A mutual friend’s 50th birthday party incubates Robert and Frances’s eventual separation. After birthday girl Diane (Molly Shannon) gets sloshed and aims a gun at her husband, Nick (Tracy Letts), Frances wonders aloud, “How do you go from eight years of happy marriage to wanting to blow someone’s head off? What if the same thing happens to us?”

Frances, we later learn, is having an affair with a Columbia professor named Julian, played with much-needed charm by Flight of the Conchords’ Jemaine Clement. When Robert finds out, it’s on. “I’m gonna make your children hate you,” he snarls, locking Frances out of the house.

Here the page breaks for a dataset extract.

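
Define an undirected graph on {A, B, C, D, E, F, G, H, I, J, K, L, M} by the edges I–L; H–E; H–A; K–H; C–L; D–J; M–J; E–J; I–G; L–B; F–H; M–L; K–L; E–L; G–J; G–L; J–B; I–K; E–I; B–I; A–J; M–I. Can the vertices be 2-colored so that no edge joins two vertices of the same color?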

Thomas Haden Church and Sarah Jessica Parker are completely believable as a couple in hate, but there’s not much there to indicate what they might have seen in each other once upon a time. Five episodes in, Frances is the more fully-drawn character, but Robert gets all the good lines — Church is such a magnetic presence, he unfairly makes Robert more appealing than Frances, who mostly chides and cajoles. (For all her charms, Parker isn’t the warmest actress; that’s what made her such a perfect choice for Sex and the City’s Carrie Bradshaw, who was, rather pointedly, not the warmest character.) “You’re Jesse James and I get to be Sandra Bullock!” Robert yells when he first discovers Frances’s affair. When he and Frances visit a mediator, attempting to keep the split civil, he merrily tells the woman, “It’s like the first day of divorce school. I want to be a good student.”

Church has a wonderfully booming, angry-whiny voice that perfectly suits the role of cuckold. I like his ne’er-do-well shtick (where my Ned and Stacey fans at?!), and the way he enunciates every word as if whatever he’s saying is the most obvious thing in the world. But I quickly grew tired of watching him unleash his fury on a series of random, unsuspecting shmucks. When Robert, a contractor, drops in on an open house to loudly talk up the granite countertops, the real estate agent asks him to leave. His response: “If I wanted my balls crushed and stuffed up my ass I’d stay at home.” Har-de-har.